The headline, of course, is meant to be provocative. But I’m also not sure it’s in Betteridge’s Law territory. Because I’m not sure that Apple shouldn’t consider outsourcing their AI layer on the assistant front to a third-party, at least temporarily while Siri is brought up to speed.
I worked, fortunately briefly, in Apple’s AI/ML organization.

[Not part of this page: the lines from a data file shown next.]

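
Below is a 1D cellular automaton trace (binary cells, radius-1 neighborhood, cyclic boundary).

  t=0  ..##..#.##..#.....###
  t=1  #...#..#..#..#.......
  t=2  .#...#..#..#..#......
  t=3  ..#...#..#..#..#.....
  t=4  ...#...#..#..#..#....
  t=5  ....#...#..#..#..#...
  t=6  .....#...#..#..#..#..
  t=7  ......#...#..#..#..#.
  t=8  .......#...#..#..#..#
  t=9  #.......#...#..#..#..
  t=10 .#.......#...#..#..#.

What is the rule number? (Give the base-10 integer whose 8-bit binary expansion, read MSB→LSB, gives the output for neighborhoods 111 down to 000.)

48

  nb ###: next=.  (t=0,i=19, bit7=0)
  nb ##.: next=.  (t=0,i=3, bit6=0)
  nb #.#: next=#  (t=0,i=7, bit5=1)
  nb #..: next=#  (t=0,i=0, bit4=1)
  nb .##: next=.  (t=0,i=2, bit3=0)
  nb .#.: next=.  (t=0,i=6, bit2=0)
  nb ..#: next=.  (t=0,i=1, bit1=0)
  nb ...: next=.  (t=0,i=14, bit0=0)
  bits 00110000 = 48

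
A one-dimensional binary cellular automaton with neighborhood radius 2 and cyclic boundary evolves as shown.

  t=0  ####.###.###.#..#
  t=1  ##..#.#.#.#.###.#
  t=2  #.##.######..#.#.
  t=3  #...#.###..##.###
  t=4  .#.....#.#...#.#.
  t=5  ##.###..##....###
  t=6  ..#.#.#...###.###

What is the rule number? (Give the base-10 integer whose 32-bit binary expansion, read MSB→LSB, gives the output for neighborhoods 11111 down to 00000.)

  #####|#  b31=1 t=0,i=1
  ####.|.  b30=0 t=0,i=2
  ###.#|.  b29=0 t=0,i=3
  ###..|.  b28=0 t=1,i=1
  ##.##|#  b27=1 t=0,i=4
  ##.#.|#  b26=1 t=0,i=12
  ##..#|#  b25=1 t=1,i=2
  ##...|#  b24=1 t=3,i=1
  #.###|.  b23=0 t=0,i=5
  #.##.|.  b22=0 t=2,i=2
  #.#.#|#  b21=1 t=1,i=6
  #.#..|#  b20=1 t=0,i=13
  #..##|.  b19=0 t=0,i=15
  #..#.|#  b18=1 t=1,i=3
  #...#|.  b17=0 t=3,i=2
  #....|#  b16=1 t=4,i=3
  .####|#  b15=1 t=0,i=0
  .###.|#  b14=1 t=0,i=6
  .##.#|.  b13=0 t=2,i=3
  .##..|.  b12=0 t=5,i=9
  .#.##|.  b11=0 t=1,i=11
  .#.#.|#  b10=1 t=1,i=5
  .#..#|#  b9=1 t=0,i=14
  .#...|.  b8=0 t=4,i=2
  ..###|#  b7=1 t=0,i=16
  ..##.|.  b6=0 t=3,i=11
  ..#.#|.  b5=0 t=1,i=4
  ..#..|#  b4=1 t=4,i=1
  ...##|.  b3=0 t=5,i=13
  ...#.|.  b2=0 t=3,i=3
  ....#|#  b1=1 t=4,i=5
  .....|#  b0=1 t=4,i=4
  bits 10001111001101011100011010010011 = 2402666131

2402666131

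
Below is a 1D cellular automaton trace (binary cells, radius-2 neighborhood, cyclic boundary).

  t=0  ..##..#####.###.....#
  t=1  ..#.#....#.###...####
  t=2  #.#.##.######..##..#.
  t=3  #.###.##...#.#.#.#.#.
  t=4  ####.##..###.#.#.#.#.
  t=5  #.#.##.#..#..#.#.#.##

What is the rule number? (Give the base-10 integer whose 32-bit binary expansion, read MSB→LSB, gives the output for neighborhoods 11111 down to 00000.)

1257392511

  nb #####: next=.  (t=0,i=8, bit31=0)
  nb ####.: next=#  (t=0,i=9, bit30=1)
  nb ###.#: next=.  (t=0,i=10, bit29=0)
  nb ###..: next=.  (t=0,i=14, bit28=0)
  nb ##.##: next=#  (t=0,i=11, bit27=1)
  nb ##.#.: next=.  (t=4,i=12, bit26=0)
  nb ##..#: next=#  (t=0,i=4, bit25=1)
  nb ##...: next=.  (t=0,i=15, bit24=0)
  nb #.###: next=#  (t=0,i=12, bit23=1)
  nb #.##.: next=#  (t=2,i=4, bit22=1)
  nb #.#.#: next=#  (t=2,i=0, bit21=1)
  nb #.#..: next=#  (t=1,i=4, bit20=1)
  nb #..##: next=.  (t=0,i=1, bit19=0)
  nb #..#.: next=.  (t=1,i=1, bit18=0)
  nb #...#: next=#  (t=1,i=15, bit17=1)
  nb #....: next=.  (t=0,i=16, bit16=0)
  nb .####: next=.  (t=0,i=7, bit15=0)
  nb .###.: next=#  (t=0,i=13, bit14=1)
  nb .##.#: next=.  (t=2,i=5, bit13=0)
  nb .##..: next=.  (t=0,i=3, bit12=0)
  nb .#.##: next=#  (t=1,i=10, bit11=1)
  nb .#.#.: next=.  (t=1,i=3, bit10=0)
  nb .#..#: next=.  (t=0,i=0, bit9=0)
  nb .#...: next=#  (t=1,i=5, bit8=1)
  nb ..###: next=.  (t=0,i=6, bit7=0)
  nb ..##.: next=#  (t=0,i=2, bit6=1)
  nb ..#.#: next=#  (t=1,i=2, bit5=1)
  nb ..#..: next=#  (t=0,i=20, bit4=1)
  nb ...##: next=#  (t=1,i=16, bit3=1)
  nb ...#.: next=#  (t=0,i=19, bit2=1)
  nb ....#: next=#  (t=0,i=18, bit1=1)
  nb .....: next=#  (t=0,i=17, bit0=1)
  bits 01001010111100100100100101111111 = 1257392511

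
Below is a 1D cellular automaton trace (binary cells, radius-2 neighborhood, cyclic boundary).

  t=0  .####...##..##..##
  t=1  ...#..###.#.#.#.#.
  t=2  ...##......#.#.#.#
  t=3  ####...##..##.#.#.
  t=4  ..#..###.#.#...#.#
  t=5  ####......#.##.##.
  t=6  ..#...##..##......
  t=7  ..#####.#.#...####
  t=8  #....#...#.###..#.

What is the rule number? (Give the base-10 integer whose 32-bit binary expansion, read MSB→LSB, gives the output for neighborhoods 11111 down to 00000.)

  #####|.  b31=0 t=7,i=4
  ####.|#  b30=1 t=0,i=3
  ###.#|.  b29=0 t=1,i=8
  ###..|.  b28=0 t=0,i=4
  ##.##|.  b27=0 t=0,i=0
  ##.#.|.  b26=0 t=1,i=9
  ##..#|#  b25=1 t=0,i=10
  ##...|.  b24=0 t=0,i=5
  #.###|.  b23=0 t=0,i=1
  #.##.|.  b22=0 t=5,i=12
  #.#.#|.  b21=0 t=1,i=10
  #.#..|.  b20=0 t=1,i=16
  #..##|.  b19=0 t=0,i=11
  #..#.|#  b18=1 t=4,i=1
  #...#|#  b17=1 t=0,i=6
  #....|.  b16=0 t=1,i=0
  .####|.  b15=0 t=0,i=2
  .###.|.  b14=0 t=1,i=7
  .##.#|.  b13=0 t=0,i=17
  .##..|.  b12=0 t=0,i=9
  .#.##|#  b11=1 t=3,i=17
  .#.#.|#  b10=1 t=1,i=11
  .#..#|#  b9=1 t=1,i=4
  .#...|#  b8=1 t=1,i=17
  ..###|.  b7=0 t=1,i=6
  ..##.|#  b6=1 t=0,i=8
  ..#.#|#  b5=1 t=2,i=11
  ..#..|#  b4=1 t=1,i=3
  ...##|#  b3=1 t=0,i=7
  ...#.|.  b2=0 t=1,i=2
  ....#|.  b1=0 t=1,i=1
  .....|#  b0=1 t=2,i=7
  bits 01000010000001100000111101111001 = 1107693433

1107693433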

It was difficult to believe the overhead, inefficiency, and cruft. Status updates in a wiki page tens of thousands of words long in tables too large and ill-formatted for anyone to possibly glean. Several teams clamboring to work on the latest hot topic for that year’s WWDC — in my year it was “privacy-preserving ML”. At least four of five teams that I knew of.
They have too much money and don’t want to do layoffs because they’re afraid of leaks, so they just keep people around forever doing next to nothing, since it’s their brand and high-margin hardware that drives the business. It was baked into the Apple culture to “go with the flow”, a refrain I heard many times, which I understood to mean stand-by and pretend to be busy while layers of bureaucracy obscure the fact that a solid half of the engineers could vanish to very little detriment.
Apple Inc. executive Kim Vorrath, a company veteran known for fixing troubled products and bringing major projects to market, has a new job: whipping artificial intelligence and Siri into shape.
Via John Gruber:
My sense is that it’s less about Siri and Apple Intelligence being more important than VisionOS, and more about Siri being a mess. More about urgency than importance. But perhaps it’s both more urgent and more important long-term. Either way, assigning Vorrath — perhaps Apple’s best fixer, and without question one of Apple’s best fixers — makes sense.
Previously:
1 Comment RSS · Twitter · Mastodon
One irony is that LLMs are bad for searches and facts, but weirdly helpful for fact-checking and discovering ‘unknown unknowns’. Mike Caulfield has been working on this front recently, to great effect:
https://substack.com/home/post/p-154544059
As an aside, I really wish that instead of over-hiring for ‘AI’, Apple instead over-hired for OS and software engineering… at least then we’d have fewer bugs!